I saw this video yesterday for the very first time, though I’ve seen it around for a bit and have heard that it created quite a bit of buzz. Well, the viewing numbers on YouTube speak for themselves.
Then I went to read the comment section to find out what people said, especially after noticing all the dislikes the video received.
What struck me is how people seem to want to misunderstand the message the video is sending. Some comments were talking about how idiotic it would be to condemn the Internet and all the devices we use to connect with it, especially our smartphones.
Some asked why they should get married and have kids, who ruin their lives, when that is totally not what they want.
Neither of which was trying to be conveyed by this video.
The other day I went to dinner with my family. A group of girls was at the same restaurant and once they had ordered, every single one of the six girls brought out their iPhones and started scrolling through screens, browsing the Internet or checking the day’s photos.
We just shook our heads at each other and continued to chat about everything and nothing.
You sit with your friends, who you’ve taken the pains to travel with to a foreign country (they were Asian) and then you don’t talk about it, but instead tag each other in all the photos you’ve taken and like each other’s status?
Instead of connecting face to face, they connected online, even though they were sitting at the same table.
And this is what is pointed out in the video. The loss of human connection.

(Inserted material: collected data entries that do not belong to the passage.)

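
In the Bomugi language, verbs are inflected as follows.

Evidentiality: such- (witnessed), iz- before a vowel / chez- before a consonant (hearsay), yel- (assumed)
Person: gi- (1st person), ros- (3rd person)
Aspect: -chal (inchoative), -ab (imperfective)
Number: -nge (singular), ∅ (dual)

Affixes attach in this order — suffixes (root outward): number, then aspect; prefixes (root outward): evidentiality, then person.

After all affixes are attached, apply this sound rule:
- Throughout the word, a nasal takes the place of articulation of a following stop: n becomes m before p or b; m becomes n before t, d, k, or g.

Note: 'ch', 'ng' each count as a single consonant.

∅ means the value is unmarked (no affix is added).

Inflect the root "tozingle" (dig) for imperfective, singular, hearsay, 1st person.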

Yes, Facebook is great to keep in touch with your slew of friends, who live elsewhere. But do you really keep in contact with each of the four hundred people that are presumably your friends? How well do you have to know someone, before you accept a friendship request or send one out?

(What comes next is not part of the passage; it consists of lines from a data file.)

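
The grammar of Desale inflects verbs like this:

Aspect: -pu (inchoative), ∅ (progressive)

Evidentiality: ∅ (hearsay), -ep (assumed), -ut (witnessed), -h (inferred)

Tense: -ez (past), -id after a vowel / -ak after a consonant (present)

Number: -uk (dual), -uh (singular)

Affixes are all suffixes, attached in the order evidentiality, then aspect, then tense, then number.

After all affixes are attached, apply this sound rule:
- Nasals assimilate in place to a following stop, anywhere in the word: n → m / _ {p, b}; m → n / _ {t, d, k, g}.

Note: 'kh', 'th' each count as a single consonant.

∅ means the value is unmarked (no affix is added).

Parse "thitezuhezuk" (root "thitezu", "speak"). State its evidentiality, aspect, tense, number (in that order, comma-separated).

inferred, progressive, past, dual

Segment: thitezu-h-ez-uk.
evidentiality: -h → inferred.
aspect: ∅ → progressive.
tense: -ez → past.
number: -uk → dual.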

Do you even know, who you’re friends with, when you say yes to every random request and have no actual filter or security settings to protect you from complete random strangers? I allow friends of friends on Facebook, because those random people I have never pet send me requests and I don’t know why that would be.
If I don’t know you personally, I will ignore your request. And some of my social platforms are kept strictly separate.

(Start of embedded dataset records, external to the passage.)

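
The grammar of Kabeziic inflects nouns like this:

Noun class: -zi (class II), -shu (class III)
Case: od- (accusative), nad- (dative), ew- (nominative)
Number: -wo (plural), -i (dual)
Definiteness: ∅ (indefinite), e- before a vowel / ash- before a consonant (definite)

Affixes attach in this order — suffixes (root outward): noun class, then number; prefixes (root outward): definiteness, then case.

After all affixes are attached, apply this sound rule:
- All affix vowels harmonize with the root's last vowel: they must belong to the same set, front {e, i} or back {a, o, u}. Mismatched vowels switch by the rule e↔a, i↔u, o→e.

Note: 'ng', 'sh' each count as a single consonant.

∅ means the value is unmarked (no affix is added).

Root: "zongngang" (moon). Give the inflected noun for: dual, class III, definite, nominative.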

The Internet is a great invention and no one in their right mind would condemn it. But lots of things happening online are awful as well and don’t feed community or growth or human connection.
Internet bullying has resulted in teen suicide. The seeming anonymity the Internet offers has brought out the worst in us.
You can be anyone, can say anything.
We need to disconnect from the online world every now and then to retain our humanity. We need to look up from our screens and engage with the person across from us to form a tangible connection instead of an imagined one.
The Internet, as everything, is what we have made it. All that is good and all that is bad about it. No one says technology is bad, but it, too, has its downsides.
And how you define happiness and what it means to you, is still up to you. Not everyone needs to get married or have children. Not everyone can identify with a cis-gendered, straight, white male. In fact, most people won’t identify personally with the maker of the video. But that’s not the point. It’s about identifying with a very simple idea and basic human desires such as companionship, which we will never find just online. We can make a start online, but that will never arrive at its true potential, if we don’t take it into our offline lives.